Source code for langchain_core.indexing.api

"""模块包含将文档索引到向量存储中的逻辑。"""
from __future__ import annotations

import hashlib
import json
import uuid
from itertools import islice
from typing import (
    Any,
    AsyncIterable,
    AsyncIterator,
    Callable,
    Dict,
    Iterable,
    Iterator,
    List,
    Literal,
    Optional,
    Sequence,
    Set,
    TypedDict,
    TypeVar,
    Union,
    cast,
)

from langchain_core.document_loaders.base import BaseLoader
from langchain_core.documents import Document
from langchain_core.indexing.base import RecordManager
from langchain_core.pydantic_v1 import root_validator
from langchain_core.vectorstores import VectorStore

# Magic UUID to use as a namespace for hashing.
# Used to try and generate a unique UUID for each document
# from hashing the document content and metadata.
NAMESPACE_UUID = uuid.UUID(int=1984)


T = TypeVar("T")


def _hash_string_to_uuid(input_string: str) -> uuid.UUID:
    """对字符串进行哈希处理，并返回相应的UUID。"""
    hash_value = hashlib.sha1(input_string.encode("utf-8")).hexdigest()
    return uuid.uuid5(NAMESPACE_UUID, hash_value)

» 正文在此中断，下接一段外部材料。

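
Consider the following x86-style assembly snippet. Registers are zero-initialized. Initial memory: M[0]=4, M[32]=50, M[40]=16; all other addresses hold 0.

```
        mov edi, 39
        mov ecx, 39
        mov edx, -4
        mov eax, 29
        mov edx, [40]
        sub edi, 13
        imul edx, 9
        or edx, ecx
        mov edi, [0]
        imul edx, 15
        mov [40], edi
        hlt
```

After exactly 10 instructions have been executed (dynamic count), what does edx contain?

2745

edi=39
ecx=39
edx=-4
eax=29
edx=M[40]=16
edi=39-13=26
edx=16*9=144
edx=144|39=183
edi=M[0]=4
edx=183*15=2745
After step 10: edx = 2745.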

def _hash_nested_dict_to_uuid(data: dict[Any, Any]) -> uuid.UUID:
    """对嵌套字典进行哈希处理，并返回相应的UUID。"""
    serialized_data = json.dumps(data, sort_keys=True)
    hash_value = hashlib.sha1(serialized_data.encode("utf-8")).hexdigest()
    return uuid.uuid5(NAMESPACE_UUID, hash_value)

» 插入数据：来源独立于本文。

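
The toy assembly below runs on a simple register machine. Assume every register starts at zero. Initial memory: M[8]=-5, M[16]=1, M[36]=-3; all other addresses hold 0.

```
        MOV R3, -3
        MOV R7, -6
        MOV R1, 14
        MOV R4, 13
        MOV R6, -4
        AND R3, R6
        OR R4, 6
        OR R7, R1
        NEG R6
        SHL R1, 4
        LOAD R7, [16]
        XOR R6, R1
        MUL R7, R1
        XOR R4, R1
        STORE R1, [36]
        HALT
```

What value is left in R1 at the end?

R3=-3
R7=-6
R1=14
R4=13
R6=-4
R3=(-3)&(-4)=-4
R4=13|6=15
R7=(-6)|14=-2
R6=-(-4)=4
R1=14<<4=224
R7=M[16]=1
R6=4^224=228
R7=1*224=224
R4=15^224=239
STORE R1, [36] → M[36]=224
halt.

224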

class _HashedDocument(Document):
    """具有唯一ID的哈希文档。"""

    uid: str
    hash_: str
    """文档的哈希值，包括内容和元数据。"""
    content_hash: str
    """文档内容的哈希值。"""
    metadata_hash: str
    """文档元数据的哈希值。"""

    @classmethod
    def is_lc_serializable(cls) -> bool:
        return False

    @root_validator(pre=True)
    def calculate_hashes(cls, values: Dict[str, Any]) -> Dict[str, Any]:
        """根验证器，用于计算内容和元数据哈希值。"""
        content = values.get("page_content", "")
        metadata = values.get("metadata", {})

        forbidden_keys = ("hash_", "content_hash", "metadata_hash")

        for key in forbidden_keys:
            if key in metadata:
                raise ValueError(
                    f"Metadata cannot contain key {key} as it "
                    f"is reserved for internal use."
                )

        content_hash = str(_hash_string_to_uuid(content))

        try:
            metadata_hash = str(_hash_nested_dict_to_uuid(metadata))
        except Exception as e:
            raise ValueError(
                f"Failed to hash metadata: {e}. "
                f"Please use a dict that can be serialized using json."
            )

        values["content_hash"] = content_hash
        values["metadata_hash"] = metadata_hash
        values["hash_"] = str(_hash_string_to_uuid(content_hash + metadata_hash))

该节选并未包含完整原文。